Reviewed — looks solid. The reconcile model (declared = enforced, omitted = server-managed) is applied consistently across enabled/payload/regions, and the tricky convergence cases (disabled scheduler left alone, explicit re-enable, omitted-payload no-churn) plus the pagination guard are all covered by tests. The --image local-only preflight and its placement before teardown in restart are a nice touch.
Approving. Two non-blocking nits inline.
| if existing.Id == nil { | ||
| return fmt.Errorf("function %q scheduler %q: existing scheduler has no ID", fnManifest.Name, desired.Name) | ||
| } | ||
| schedulerID, err := uuid.Parse(existing.Id.String()) |
There was a problem hiding this comment.
Non-blocking nit: existing.Id is already a *uuid.UUID (openapi_types.UUID is a type alias for uuid.UUID), so this stringify→reparse round-trip reduces to schedulerID := *existing.Id. That drops the redundant parse and its never-hit error branch — the existing.Id == nil guard just above already covers the only real failure mode.

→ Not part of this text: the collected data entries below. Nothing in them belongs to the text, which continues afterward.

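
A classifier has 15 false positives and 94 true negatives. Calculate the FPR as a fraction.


FPR = FP / (FP + TN) = 15 / 109 = 15/109.

15/109


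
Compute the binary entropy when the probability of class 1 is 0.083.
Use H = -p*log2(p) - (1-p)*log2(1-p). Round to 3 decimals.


H = -0.083*log2(0.083) - 0.917*log2(0.917) = 0.413.

0.413


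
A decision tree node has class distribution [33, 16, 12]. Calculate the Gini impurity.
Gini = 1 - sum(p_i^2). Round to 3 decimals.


Total = 61. Proportions: 33/61, 16/61, 12/61. sum(p_i^2) = 0.4002. Gini = 1 - 0.4002 = 0.5998, which rounds to 0.600.

0.600


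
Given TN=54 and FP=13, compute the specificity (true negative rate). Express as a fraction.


Specificity = TN / (TN + FP) = 54 / 67 = 54/67.

54/67


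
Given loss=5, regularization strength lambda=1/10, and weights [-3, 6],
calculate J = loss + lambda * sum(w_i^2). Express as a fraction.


L2 sq norm = sum(w^2) = 45. J = 5 + 1/10 * 45 = 19/2.

19/2


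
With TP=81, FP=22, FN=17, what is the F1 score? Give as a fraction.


Precision = 81/103 = 81/103. Recall = 81/98 = 81/98. F1 = 2*P*R/(P+R) = 54/67.

54/67


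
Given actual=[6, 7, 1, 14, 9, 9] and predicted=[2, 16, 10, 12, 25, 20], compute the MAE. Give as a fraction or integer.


MAE = (1/6) * (|6-2|=4 + |7-16|=9 + |1-10|=9 + |14-12|=2 + |9-25|=16 + |9-20|=11). Sum = 51. MAE = 17/2.

17/2


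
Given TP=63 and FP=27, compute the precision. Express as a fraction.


Precision = TP / (TP + FP) = 63 / 90 = 7/10.

7/10


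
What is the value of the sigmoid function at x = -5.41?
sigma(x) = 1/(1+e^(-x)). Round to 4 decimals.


sigma(-5.41) = 1/(1+e^(5.41)) = 1/(1+223.631588) = 1/224.631588 = 0.0045.

0.0045


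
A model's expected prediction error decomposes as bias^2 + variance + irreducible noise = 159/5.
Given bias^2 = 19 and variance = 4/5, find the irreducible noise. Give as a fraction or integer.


Total error = bias^2 + variance + irreducible noise. So irreducible noise = 159/5 - 19 - 4/5 = 12.

12


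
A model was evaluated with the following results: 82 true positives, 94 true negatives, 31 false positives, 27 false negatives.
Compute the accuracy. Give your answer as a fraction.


Accuracy = (TP + TN) / (TP + TN + FP + FN) = (82 + 94) / 234 = 88/117.

88/117


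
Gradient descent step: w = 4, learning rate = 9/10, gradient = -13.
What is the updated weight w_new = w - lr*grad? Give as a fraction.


w_new = 4 - 9/10 * -13 = 4 - -117/10 = 157/10.

157/10


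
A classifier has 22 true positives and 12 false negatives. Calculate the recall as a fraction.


Recall = TP / (TP + FN) = 22 / 34 = 11/17.

11/17


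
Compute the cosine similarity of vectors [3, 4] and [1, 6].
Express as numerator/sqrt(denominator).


dot = 27. |a|^2 = 25, |b|^2 = 37. cos = 27/sqrt(925).

27/sqrt(925)


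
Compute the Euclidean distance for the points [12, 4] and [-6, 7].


d = sqrt(sum of squared differences). (12--6)^2=324, (4-7)^2=9. Sum = 333.

sqrt(333)


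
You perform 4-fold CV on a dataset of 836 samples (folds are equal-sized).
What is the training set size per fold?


Each validation fold has 836/4 = 209 samples. Training set = 836 - 209 = 627.

627


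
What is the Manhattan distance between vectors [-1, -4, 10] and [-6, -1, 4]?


d = sum of absolute differences: |-1--6|=5 + |-4--1|=3 + |10-4|=6 = 14.

14


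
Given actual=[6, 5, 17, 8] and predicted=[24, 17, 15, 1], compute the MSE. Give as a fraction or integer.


MSE = (1/4) * ((6-24)^2=324 + (5-17)^2=144 + (17-15)^2=4 + (8-1)^2=49). Sum = 521. MSE = 521/4.

521/4


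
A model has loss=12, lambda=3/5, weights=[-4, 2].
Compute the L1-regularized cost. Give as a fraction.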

| func (s Service) Restart(ctx context.Context, w io.Writer) error { | ||
| // Validate a custom image before tearing the environment down, so a bad | ||
| // --image leaves the running stack intact instead of stopped. | ||
| if err := s.ensureCustomImageAvailable(ctx); err != nil { |
There was a problem hiding this comment.
Non-blocking: this preflight runs before Start's checkDocker, so restart --image <custom> with the Docker daemon down fails with image "…" not found locally … build it … rather than a "Docker not available" message (docker image inspect errors → imageExistsLocally returns false). Low impact — building the image needs Docker anyway — but slightly misleading. A checkDocker here first would give the clearer message.
Summary
Local-first function schedulers on the CLI: declare schedulers in
volcano-config.yamland deploy them (to localmode or cloud), plus a--imageflag so localmode can run a locally-built server image for end-to-end testing.Jira: VOL-271 (declarative config). Depends on volcano-hosting VOL-270 (local execution).
Commits
feat(config): declarative function schedulers (VOL-271) —
f32e9e9schedulers:nested under functions (name + cron required; optional enabled/payload/regions).validateFunctionsrelaxed to "public OR schedulers"; structural-only validation (cron/region rules deferred to the server).function.Service.UpdateSchedulerByID: full in-place update preserving the scheduler UUID (no delete+recreate).config deployreconcile:reconcileSchedulersdiffs by name → create / update / unchanged. Non-destructive: never deletes undeclared/ad-hoc schedulers (no managed-by marker exists). Idempotent payload (canonical JSON) and region (server-managed when omitted) comparison.Summary+ output extended. GuardsreconcileFunctionsagainst nilpublicfor schedulers-only entries.feat(localmode):
--imageflag —5fc5b89volcano start/restart --image <ref>(precedence: flag >VOLCANO_IMAGE> project.env.local> default).docker image inspect; if missing → hard fail with an actionable build message instead of a confusing registry-pull error. The published default still pulls as before.Testing
go build ./...✓ ·go vet ./...clean ·gofmtclean ·go test ./...all packages ✓ — including reconcile (create/update/unchanged, non-destructive, duplicate-name), schedulers-only validation, idempotency,resolveImageprecedence, and the custom-image hard-fail.